Most EU Members ‘Still Dragging Their Feet' on Meeting Transparency Criteria - Report

Millions of documents known collectively as the Panama Papers were leaked in 2016, exposing a large number of offshore operations and shell companies, and implicating multiple officials and public figures from across the world through Panamanian law firm Mossack Fonseca.

A leading campaign group Global Witness has found that most EU members have failed to meet a legal deadline on introducing public registers of companies’ real owners, in line with a 2018 EU directive.

Global Witness campaigner Tina Mklinaric described transparency over companies’ ownership as “a key tool in fighting corruption, in an age where the corrupt have exploited global financial secrecy to move around large sums of stolen wealth”.

She expressed disappointment that “despite having two years to get this right many of those in the EU are still dragging their feet”.
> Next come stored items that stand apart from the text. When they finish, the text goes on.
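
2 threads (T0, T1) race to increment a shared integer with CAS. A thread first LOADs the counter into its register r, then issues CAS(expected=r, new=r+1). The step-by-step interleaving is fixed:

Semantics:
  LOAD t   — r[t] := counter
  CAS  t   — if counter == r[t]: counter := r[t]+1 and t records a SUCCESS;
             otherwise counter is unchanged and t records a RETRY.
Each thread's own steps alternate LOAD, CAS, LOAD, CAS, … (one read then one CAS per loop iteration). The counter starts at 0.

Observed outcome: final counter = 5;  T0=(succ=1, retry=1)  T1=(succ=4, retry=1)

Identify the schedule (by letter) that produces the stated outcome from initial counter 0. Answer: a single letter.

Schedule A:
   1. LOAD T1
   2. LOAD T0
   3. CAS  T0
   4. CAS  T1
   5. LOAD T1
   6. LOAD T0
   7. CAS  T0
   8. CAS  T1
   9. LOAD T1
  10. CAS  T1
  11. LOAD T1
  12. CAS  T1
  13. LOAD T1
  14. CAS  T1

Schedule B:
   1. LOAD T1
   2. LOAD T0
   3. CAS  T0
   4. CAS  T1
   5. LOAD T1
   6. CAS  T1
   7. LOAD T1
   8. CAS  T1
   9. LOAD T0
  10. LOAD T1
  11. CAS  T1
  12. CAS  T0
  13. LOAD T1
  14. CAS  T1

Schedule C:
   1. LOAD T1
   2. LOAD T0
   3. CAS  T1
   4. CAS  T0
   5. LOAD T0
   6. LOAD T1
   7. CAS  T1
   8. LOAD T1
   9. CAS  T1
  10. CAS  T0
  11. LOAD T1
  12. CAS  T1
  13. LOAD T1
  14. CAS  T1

B

Run B:
   1) LOAD T1:  M=0  r_T1=0
   2) LOAD T0:  M=0  r_T0=0
   3) CAS  T0:  M=1  r_T0=0 ✓
   4) CAS  T1:  M=1  r_T1=0 ✗
   5) LOAD T1:  M=1  r_T1=1
   6) CAS  T1:  M=2  r_T1=1 ✓
   7) LOAD T1:  M=2  r_T1=2
   8) CAS  T1:  M=3  r_T1=2 ✓
   9) LOAD T0:  M=3  r_T0=3
  10) LOAD T1:  M=3  r_T1=3
  11) CAS  T1:  M=4  r_T1=3 ✓
  12) CAS  T0:  M=4  r_T0=3 ✗
  13) LOAD T1:  M=4  r_T1=4
  14) CAS  T1:  M=5  r_T1=4 ✓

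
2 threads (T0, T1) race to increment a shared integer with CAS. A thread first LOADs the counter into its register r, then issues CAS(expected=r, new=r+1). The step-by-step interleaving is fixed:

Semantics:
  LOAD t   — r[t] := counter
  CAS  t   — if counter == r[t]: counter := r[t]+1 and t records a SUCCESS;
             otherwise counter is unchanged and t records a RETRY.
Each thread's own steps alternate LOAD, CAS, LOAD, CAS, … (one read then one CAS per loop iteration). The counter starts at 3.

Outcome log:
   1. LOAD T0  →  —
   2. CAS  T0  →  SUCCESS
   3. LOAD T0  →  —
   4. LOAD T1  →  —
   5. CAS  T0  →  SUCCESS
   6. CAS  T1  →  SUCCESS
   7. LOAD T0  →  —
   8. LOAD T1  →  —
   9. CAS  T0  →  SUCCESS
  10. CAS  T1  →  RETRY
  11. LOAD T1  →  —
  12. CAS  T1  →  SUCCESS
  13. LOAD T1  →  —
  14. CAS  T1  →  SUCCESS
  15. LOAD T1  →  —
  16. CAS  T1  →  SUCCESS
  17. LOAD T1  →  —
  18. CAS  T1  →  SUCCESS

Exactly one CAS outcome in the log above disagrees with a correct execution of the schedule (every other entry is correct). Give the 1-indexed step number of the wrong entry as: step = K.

step = 6

Correct run:
   1) LOAD T0:  M=3  r_T0=3
   2) CAS  T0:  M=4  r_T0=3 ✓
   3) LOAD T0:  M=4  r_T0=4
   4) LOAD T1:  M=4  r_T1=4
   5) CAS  T0:  M=5  r_T0=4 ✓
   6) CAS  T1:  M=5  r_T1=4 ✗
   7) LOAD T0:  M=5  r_T0=5
   8) LOAD T1:  M=5  r_T1=5
   9) CAS  T0:  M=6  r_T0=5 ✓
  10) CAS  T1:  M=6  r_T1=5 ✗
  11) LOAD T1:  M=6  r_T1=6
  12) CAS  T1:  M=7  r_T1=6 ✓
  13) LOAD T1:  M=7  r_T1=7
  14) CAS  T1:  M=8  r_T1=7 ✓
  15) LOAD T1:  M=8  r_T1=8
  16) CAS  T1:  M=9  r_T1=8 ✓
  17) LOAD T1:  M=9  r_T1=9
  18) CAS  T1:  M=10  r_T1=9 ✓
Flip is step 6.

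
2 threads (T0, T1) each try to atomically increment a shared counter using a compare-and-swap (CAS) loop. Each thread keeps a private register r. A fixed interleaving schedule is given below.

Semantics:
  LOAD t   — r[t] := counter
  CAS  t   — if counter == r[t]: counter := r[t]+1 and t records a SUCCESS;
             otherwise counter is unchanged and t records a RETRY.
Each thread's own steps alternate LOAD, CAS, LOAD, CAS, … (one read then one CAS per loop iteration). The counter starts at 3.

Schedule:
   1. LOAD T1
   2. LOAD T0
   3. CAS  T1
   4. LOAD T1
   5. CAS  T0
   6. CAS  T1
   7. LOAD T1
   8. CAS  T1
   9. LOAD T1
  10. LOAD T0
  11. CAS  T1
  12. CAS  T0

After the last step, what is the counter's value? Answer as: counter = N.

T1 LOAD — after: cnt=3, r=3 — load
T0 LOAD — after: cnt=3, r=3 — load
T1 CAS — after: cnt=4, r=3 — ok
T1 LOAD — after: cnt=4, r=4 — load
T0 CAS — after: cnt=4, r=3 — retry
T1 CAS — after: cnt=5, r=4 — ok
T1 LOAD — after: cnt=5, r=5 — load
T1 CAS — after: cnt=6, r=5 — ok
T1 LOAD — after: cnt=6, r=6 — load
T0 LOAD — after: cnt=6, r=6 — load
T1 CAS — after: cnt=7, r=6 — ok
T0 CAS — after: cnt=7, r=6 — retry

counter = 7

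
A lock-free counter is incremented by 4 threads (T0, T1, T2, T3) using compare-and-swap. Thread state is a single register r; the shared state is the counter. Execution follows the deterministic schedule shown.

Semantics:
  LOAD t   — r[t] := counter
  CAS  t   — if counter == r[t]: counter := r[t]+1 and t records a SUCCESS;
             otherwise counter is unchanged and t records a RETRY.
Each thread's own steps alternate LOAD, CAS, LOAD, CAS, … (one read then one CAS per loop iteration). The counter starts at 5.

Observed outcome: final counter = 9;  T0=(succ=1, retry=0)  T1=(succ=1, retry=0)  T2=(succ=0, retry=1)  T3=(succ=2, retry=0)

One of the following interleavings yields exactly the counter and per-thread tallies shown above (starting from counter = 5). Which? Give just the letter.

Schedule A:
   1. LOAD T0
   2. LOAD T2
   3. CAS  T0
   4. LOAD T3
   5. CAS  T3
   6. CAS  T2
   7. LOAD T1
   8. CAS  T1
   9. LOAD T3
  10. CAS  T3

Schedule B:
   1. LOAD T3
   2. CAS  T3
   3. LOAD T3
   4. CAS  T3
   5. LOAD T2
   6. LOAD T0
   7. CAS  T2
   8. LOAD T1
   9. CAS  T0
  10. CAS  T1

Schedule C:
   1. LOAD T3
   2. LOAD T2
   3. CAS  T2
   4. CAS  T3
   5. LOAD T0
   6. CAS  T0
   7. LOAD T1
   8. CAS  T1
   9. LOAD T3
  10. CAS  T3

Tracing schedule A:
step 1: T0 LOAD ⇒ load; ctr=5 reg=5
step 2: T2 LOAD ⇒ load; ctr=5 reg=5
step 3: T0 CAS ⇒ ok; ctr=6 reg=5
step 4: T3 LOAD ⇒ load; ctr=6 reg=6
step 5: T3 CAS ⇒ ok; ctr=7 reg=6
step 6: T2 CAS ⇒ retry; ctr=7 reg=5
step 7: T1 LOAD ⇒ load; ctr=7 reg=7
step 8: T1 CAS ⇒ ok; ctr=8 reg=7
step 9: T3 LOAD ⇒ load; ctr=8 reg=8
step 10: T3 CAS ⇒ ok; ctr=9 reg=8

A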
“At the appropriate moment it’s vital that the EU addresses its members who have yet to publicly reveal company ownership. This means being prepared to sanction those that have not met its deadline, and enforcing the rules that it has gone to great pains to set”, she pointed out.

Global Witness cited only six European countries, including the UK, which fulfiled the public register systems meeting the EU directive’s transparency-related conditions.

In May 2018, the EU approved the document obliging the bloc’s member states to publish the beneficial owners of firms registered in their jurisdictions by January 2020.

This came in response to the so-called Panama Papers scandal, regarding the leak of a whole array of files in 2016 by the US-based International Consortium of Investigative Journalists (ICIJ).

The documents included thousands of leaked files from Panama-based law firm Mossack Fonseca, which revealed alleged illegal financial practices of officials and public figures from various countries. The claims made in the documents have been dismissed by many officials, mentioned in them. Mossack Fonseca has refused to confirm whether the leaked papers were authentic, although it claimed that it had been hacked.